In an earlier post, Tales of the Dummling, (January, 2013) I discussed a theme from folklore, and specifically from The Brothers Grimm, which has long intrigued me. In this story type, the youngest of three brothers, whom everyone else considers a fool, triumphs because of virtues like honesty, compassion, and attention to the present moment.
I mentioned Forrest Gump, 1994, as a recent movie version of the theme, and several readers were quick to point out that Being There, 1979, with Peter Sellers also fits the type. I’m currently reading an excellent book on screenplays, Save the Cat Goes to the Movies, by Blake Snyder (1957-2009) that widens the scope of this kind of movie by calling the genre, “The Fool Triumphant.” This shift allows us to see the connections between many other types of tales where innocence and virtue are rewarded.
I reviewed Snyder’s first book on screenwriting, Save The Cat, in January, 2012. I expect to write a review of this book after I finish, but first I want to focus on Snyder’s words about films with “fools” as heroes.
He lists three key elements:
- The “fool” is someone with skills or powers that are overlooked or unnoticed by everyone except (sometimes) an antagonist who resents the fool’s success. Example: Inspector Dreyfus in the Pink Panther movies.
- The fool is foolish to an establishment that opposes him or her. In Snyder’s words, “while he does not set out to do anything but live his life, it’s usually the establishment that’s exposed as the real fool in the equation. Have no fear, our unlikely hero won’t become a part of the system – or want to!”
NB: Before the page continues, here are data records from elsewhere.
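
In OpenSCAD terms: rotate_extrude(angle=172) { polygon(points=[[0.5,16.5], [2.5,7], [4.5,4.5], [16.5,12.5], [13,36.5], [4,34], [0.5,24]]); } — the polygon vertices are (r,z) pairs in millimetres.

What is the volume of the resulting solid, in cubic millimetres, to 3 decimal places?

Profile (r,z), 7 vertices: (0.5,16.5) (2.5,7) (4.5,4.5) (16.5,12.5) (13,36.5) (4,34) (0.5,24)
edge 0: (0.5,16.5)→(2.5,7)  cross = 0.5·7 − 2.5·16.5 = -37.7500; (r_i+r_j)·cross = 3·-37.7500 = -113.2500
edge 1: (2.5,7)→(4.5,4.5)  cross = 2.5·4.5 − 4.5·7 = -20.2500; (r_i+r_j)·cross = 7·-20.2500 = -141.7500
edge 2: (4.5,4.5)→(16.5,12.5)  cross = 4.5·12.5 − 16.5·4.5 = -18.0000; (r_i+r_j)·cross = 21·-18.0000 = -378.0000
edge 3: (16.5,12.5)→(13,36.5)  cross = 16.5·36.5 − 13·12.5 = 439.7500; (r_i+r_j)·cross = 29.5·439.7500 = 12972.6250
edge 4: (13,36.5)→(4,34)  cross = 13·34 − 4·36.5 = 296.0000; (r_i+r_j)·cross = 17·296.0000 = 5032.0000
edge 5: (4,34)→(0.5,24)  cross = 4·24 − 0.5·34 = 79.0000; (r_i+r_j)·cross = 4.5·79.0000 = 355.5000
edge 6: (0.5,24)→(0.5,16.5)  cross = 0.5·16.5 − 0.5·24 = -3.7500; (r_i+r_j)·cross = 1·-3.7500 = -3.7500
Σcross = 735.0000 → A = |Σcross|/2 = 367.5000 mm²
Σ(r_i+r_j)·cross = 17723.3750 → first moment M = |Σ|/6 = 2953.8958
R_c = M/A = 2953.8958/367.5000 = 8.0378 mm
θ = 172° = 3.001966 rad
V = θ·R_c·A = 3.001966·8.0378·367.5000 = 8867.496 mm³

Volume = 8867.496 mm³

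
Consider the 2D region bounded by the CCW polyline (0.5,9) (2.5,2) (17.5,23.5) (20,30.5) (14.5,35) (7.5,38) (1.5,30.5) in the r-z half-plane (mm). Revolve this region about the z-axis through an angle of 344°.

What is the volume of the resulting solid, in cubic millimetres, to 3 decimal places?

Profile (r,z), 7 vertices: (0.5,9) (2.5,2) (17.5,23.5) (20,30.5) (14.5,35) (7.5,38) (1.5,30.5)
edge 0: (0.5,9)→(2.5,2)  cross = 0.5·2 − 2.5·9 = -21.5000; (r_i+r_j)·cross = 3·-21.5000 = -64.5000
edge 1: (2.5,2)→(17.5,23.5)  cross = 2.5·23.5 − 17.5·2 = 23.7500; (r_i+r_j)·cross = 20·23.7500 = 475.0000
edge 2: (17.5,23.5)→(20,30.5)  cross = 17.5·30.5 − 20·23.5 = 63.7500; (r_i+r_j)·cross = 37.5·63.7500 = 2390.6250
edge 3: (20,30.5)→(14.5,35)  cross = 20·35 − 14.5·30.5 = 257.7500; (r_i+r_j)·cross = 34.5·257.7500 = 8892.3750
edge 4: (14.5,35)→(7.5,38)  cross = 14.5·38 − 7.5·35 = 288.5000; (r_i+r_j)·cross = 22·288.5000 = 6347.0000
edge 5: (7.5,38)→(1.5,30.5)  cross = 7.5·30.5 − 1.5·38 = 171.7500; (r_i+r_j)·cross = 9·171.7500 = 1545.7500
edge 6: (1.5,30.5)→(0.5,9)  cross = 1.5·9 − 0.5·30.5 = -1.7500; (r_i+r_j)·cross = 2·-1.7500 = -3.5000
Σcross = 782.2500 → A = |Σcross|/2 = 391.1250 mm²
Σ(r_i+r_j)·cross = 19582.7500 → first moment M = |Σ|/6 = 3263.7917
R_c = M/A = 3263.7917/391.1250 = 8.3446 mm
θ = 344° = 6.003933 rad
V = θ·R_c·A = 6.003933·8.3446·391.1250 = 19595.585 mm³

Volume = 19595.585 mm³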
- Finally, Snyder says, a “transmutation” occurs for the fool. Sometimes this involves a change of name, as when Chance the gardener becomes Chauncey Gardner in Being There. It may be a change of life circumstance, like Goldie Hawn in Private Benjamin. It may involve gender swapping as in Tootsie and Mrs. Doubtfire. The fool’s mission may change as it does in Legally Blonde, where Reese Witherspoon first enrolls in Harvard law to win back her fiancé, but then discovers that law is her true calling.
Blake Snyder identifies sub-genres in stories about the wisdom of foolishness. “Political Fool” movies include Being There, Mr. Smith Goes to Washington, and The Princess Diaries. Films like Tootsie, Miss Congeniality, and Some Like it Hot are grouped together as “Undercover Fool” stories. Forest Gump and Zelig are “Society Fool” movies.
In addition to Legally Blonde, “Fool Out of Water” movies include Stripes, Beverly Hills Cop, and Crocodile Dundee.
Snyder is aware of the deep roots of these stories. The fool “has a bead on the truth,” he says, whether it’s Shakespeare’s Puck, saying, “Lord what fools these mortals be,” or Forrest Gump, who “can find a whole universe sitting on a bench waiting for a bus.” In discussing Gump, Snyder suggests that ultimately, the fool opens our minds and our hearts to spiritual wisdom.
I thought of an 11th century Buddhist master, Tilopa, who lived as an itinerant sesame seed grinder. A thousand years later, people still study his teachings, which are very complex in one sense, but can also be boiled down to these “six words of advice:”
- Let go of what has passed.
- Let go of what may come.
- Let go of what is happening now.
- Don’t try to figure anything out.
- Don’t try to make anything happen.
- Relax, right now, and rest.
Clearly such wisdom lies beyond the reach of anyone but a fool!